8th Governor of Punjab
- In office 16 October 1967 – 21 May 1973
- Chief Minister: Lachhman Singh Gill Gurnam Singh Parkash Singh Badal Zail Singh
- Preceded by: Mehar Singh (Acting)
- Succeeded by: Mahendra Mohan Choudhry

Personal details
- Born: 2 August 1899 Mamadapur, Belagavi District, Bombay Presidency, British India (now Karnataka, India)
- Died: 31 January 1979 (aged 78) Bangalore, Karnataka, India
- Education: M.A B.A
- Occupation: Professor, vice-Chancellor, Politician

= D. C. Pavate =

Indian mathematician

Dadappa Chintappa "D. C." Pavate, (2 August 1899 - 14 January 1978) was awarded Padma Bhushan from the Government of India in 1967. He was the vice-chancellor of the Karnatak university Dharwad, and the governor of Punjab. Pavate was a Cambridge Mathematical Tripos wrangler.
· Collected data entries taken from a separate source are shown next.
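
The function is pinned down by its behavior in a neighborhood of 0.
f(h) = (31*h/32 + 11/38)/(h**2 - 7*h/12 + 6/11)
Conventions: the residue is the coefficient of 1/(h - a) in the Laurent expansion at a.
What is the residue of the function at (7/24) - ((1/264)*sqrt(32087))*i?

The residue is (31/64) + ((8347/3547072)*sqrt(32087))*i.

The factor h**2 - 7*h/12 + 6/11 splits as (h - a)(h - a') with a = (7/24) - ((1/264)*sqrt(32087))*i, a' = (7/24) + ((1/264)*sqrt(32087))*i. At the order-1 pole a set g(h) = (h - a)*f(h) = [31*h/32 + 11/38] / (h - a').
Simple pole: residue = g(a) at a = (7/24) - ((1/264)*sqrt(32087))*i, which is (31/64) + ((8347/3547072)*sqrt(32087))*i.


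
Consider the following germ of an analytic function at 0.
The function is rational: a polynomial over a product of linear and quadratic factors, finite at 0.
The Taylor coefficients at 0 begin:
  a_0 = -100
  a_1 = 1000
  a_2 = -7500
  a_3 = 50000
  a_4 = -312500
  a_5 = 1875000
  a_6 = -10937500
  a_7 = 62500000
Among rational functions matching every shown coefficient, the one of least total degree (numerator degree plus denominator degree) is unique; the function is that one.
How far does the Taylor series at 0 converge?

No rational of total degree below 2 reproduces all 8 coefficients; solving the [0/2] Pade equations on them gives f(n) = -4/(n + 1/5)**2, whose expansion matches every shown term.
Denominator factor (n + 1/5)^2: pole of order 2 at -1/5, modulus 1/5.
The radius of convergence is the smallest modulus among the singular points: 1/5.

The radius of convergence is 1/5.


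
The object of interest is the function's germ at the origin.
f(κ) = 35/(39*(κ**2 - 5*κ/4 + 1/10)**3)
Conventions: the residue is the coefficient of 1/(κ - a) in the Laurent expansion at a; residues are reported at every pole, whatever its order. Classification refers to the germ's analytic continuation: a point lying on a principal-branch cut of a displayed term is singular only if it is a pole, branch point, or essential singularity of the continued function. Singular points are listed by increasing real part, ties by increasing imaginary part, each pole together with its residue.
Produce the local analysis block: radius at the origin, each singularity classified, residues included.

Denominator factor (κ**2 - 5*κ/4 + 1/10)^3: discriminant 93/80, real irrational roots 5/8 + (1/40)*sqrt(465) and 5/8 - (1/40)*sqrt(465); poles of order 3, moduli 5/8 + (1/40)*sqrt(465) and 5/8 - (1/40)*sqrt(465).
The radius of convergence is the smallest modulus among the singular points: 5/8 - (1/40)*sqrt(465).
The factor κ**2 - 5*κ/4 + 1/10 splits as (κ - a)(κ - a') with a = 5/8 - (1/40)*sqrt(465), a' = 5/8 + (1/40)*sqrt(465). At the order-3 pole a set g(κ) = (κ - a)^3*f(κ) = [35/39] / (κ - a')^3.
Order-3 pole: residue = g''(a)/2; g''(5/8 - (1/40)*sqrt(465)) = -(3584000/10456641)*sqrt(465), so the residue is -(1792000/10456641)*sqrt(465).
The factor κ**2 - 5*κ/4 + 1/10 splits as (κ - a)(κ - a') with a = 5/8 + (1/40)*sqrt(465), a' = 5/8 - (1/40)*sqrt(465). At the order-3 pole a set g(κ) = (κ - a)^3*f(κ) = [35/39] / (κ - a')^3.
Order-3 pole: residue = g''(a)/2; g''(5/8 + (1/40)*sqrt(465)) = (3584000/10456641)*sqrt(465), so the residue is (1792000/10456641)*sqrt(465).
List the singular points by increasing real part (a conjugate pair: the negative imaginary part first).

Radius of convergence at 0: 5/8 - (1/40)*sqrt(465).
At 5/8 - (1/40)*sqrt(465): a pole of order 3; residue -(1792000/10456641)*sqrt(465).
At 5/8 + (1/40)*sqrt(465): a pole of order 3; residue (1792000/10456641)*sqrt(465).


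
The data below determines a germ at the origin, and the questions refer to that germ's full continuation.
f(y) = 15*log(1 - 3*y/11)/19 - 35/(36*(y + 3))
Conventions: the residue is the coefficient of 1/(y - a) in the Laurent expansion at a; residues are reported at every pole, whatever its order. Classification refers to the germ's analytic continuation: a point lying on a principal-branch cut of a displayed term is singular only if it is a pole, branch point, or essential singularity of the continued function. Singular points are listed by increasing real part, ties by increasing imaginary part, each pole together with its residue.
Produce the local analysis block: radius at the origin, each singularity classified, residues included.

Denominator factor (y + 3): pole of order 1 at -3, modulus 3.
Branch term (15/19)*log(1 - y/(11/3)): its argument vanishes at y = 11/3, a logarithmic branch point, modulus 11/3.
The radius of convergence is the smallest modulus among the singular points: 3.
The branch term is analytic at -3 and contributes nothing to the residue; only the rational part matters.
At the order-1 pole -3 set g(y) = (y - (-3))*(rational part) = -35/36.
Simple pole: residue = g(a) at a = -3, which is -35/36.
List the singular points by increasing real part (a conjugate pair: the negative imaginary part first).

Radius of convergence at 0: 3.
At -3: a pole of order 1; residue -35/36.
At 11/3: a logarithmic branch point.


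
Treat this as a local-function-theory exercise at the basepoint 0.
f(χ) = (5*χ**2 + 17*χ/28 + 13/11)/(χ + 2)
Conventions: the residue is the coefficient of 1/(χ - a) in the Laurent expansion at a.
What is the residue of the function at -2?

At the order-1 pole -2 set g(χ) = (χ - (-2))*f(χ) = 5*χ**2 + 17*χ/28 + 13/11.
Simple pole: residue = g(a) at a = -2, which is 3075/154.

The residue is 3075/154.


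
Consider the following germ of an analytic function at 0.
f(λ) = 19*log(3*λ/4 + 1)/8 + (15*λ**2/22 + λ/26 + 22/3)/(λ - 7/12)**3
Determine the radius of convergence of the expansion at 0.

Denominator factor (λ - 7/12)^3: pole of order 3 at 7/12, modulus 7/12.
Branch term (19/8)*log(1 - λ/(-4/3)): its argument vanishes at λ = -4/3, a logarithmic branch point, modulus 4/3.
The radius of convergence is the smallest modulus among the singular points: 7/12.

The radius of convergence is 7/12.


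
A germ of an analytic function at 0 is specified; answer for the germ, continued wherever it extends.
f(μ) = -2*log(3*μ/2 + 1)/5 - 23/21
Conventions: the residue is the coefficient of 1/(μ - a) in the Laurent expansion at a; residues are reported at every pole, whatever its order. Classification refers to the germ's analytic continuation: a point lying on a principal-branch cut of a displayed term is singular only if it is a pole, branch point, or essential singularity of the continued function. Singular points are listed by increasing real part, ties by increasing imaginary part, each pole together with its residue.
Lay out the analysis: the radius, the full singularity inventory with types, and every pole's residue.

Branch term (-2/5)*log(1 - μ/(-2/3)): its argument vanishes at μ = -2/3, a logarithmic branch point, modulus 2/3.
The radius of convergence is the smallest modulus among the singular points: 2/3.

Radius of convergence at 0: 2/3.
At -2/3: a logarithmic branch point.


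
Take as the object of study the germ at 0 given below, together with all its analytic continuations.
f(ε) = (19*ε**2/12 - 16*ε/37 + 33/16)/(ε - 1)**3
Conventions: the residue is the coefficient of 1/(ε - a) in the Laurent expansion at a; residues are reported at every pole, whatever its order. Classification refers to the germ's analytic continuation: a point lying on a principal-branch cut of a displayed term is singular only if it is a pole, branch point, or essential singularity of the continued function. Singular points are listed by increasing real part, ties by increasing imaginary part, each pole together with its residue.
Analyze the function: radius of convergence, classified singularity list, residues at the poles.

Radius of convergence at 0: 1.
At 1: a pole of order 3; residue 19/12.

Denominator factor (ε - 1)^3: pole of order 3 at 1, modulus 1.
The radius of convergence is the smallest modulus among the singular points: 1.
At the order-3 pole 1 set g(ε) = (ε - (1))^3*f(ε) = 19*ε**2/12 - 16*ε/37 + 33/16.
Order-3 pole: residue = g''(a)/2; g''(1) = 19/6, so the residue is 19/12.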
== Early life and education ==
Pavate was born in Mamdapur a small village next to Gokak town. His mother was Shantamma. His father was a farmer. Pavate completed primary schooling from Mamdapur and high school from Gokak. He stood first in B.A Mathematics to Rajaram College, Kolhapur of University of Mumbai then. Pavate went to Cambridge to study M.A. in mathematics and earned Mathematical Tripos Wrangler. Pavate was married to Girijabai from Salanhalli village near Gokak.

== Career ==
After returning from England, Pavate was appointed Educational Commissioner of Bombay-Karnataka. In the year 1954, he served as the third vice-chancellor of the Karnataka University, Dharwar and continued until 1967. The rapid development of the institution is credited to him. In 1967 he was nominated as the Governor of Punjab, where he served till 1973.
He was cofounder and treasurer of Basava Samithi and helped in drafting the constitution of the organization in 1964. He was instrumental in setting up Basava Bhavan, near Vidhana Soudha, Bangalore. He authored two books, "My days as Governor" and "My days as educational administrator".

DC Pavate visiting scholarship has been established starting 1999 at Sidney Sussex College, Cambridge. It is awarded to outstanding graduates from Karnataka.

== Death ==
Pavate died in Bangalore on 31 January 1979 and was buried in Mamdapur, which was his birthplace.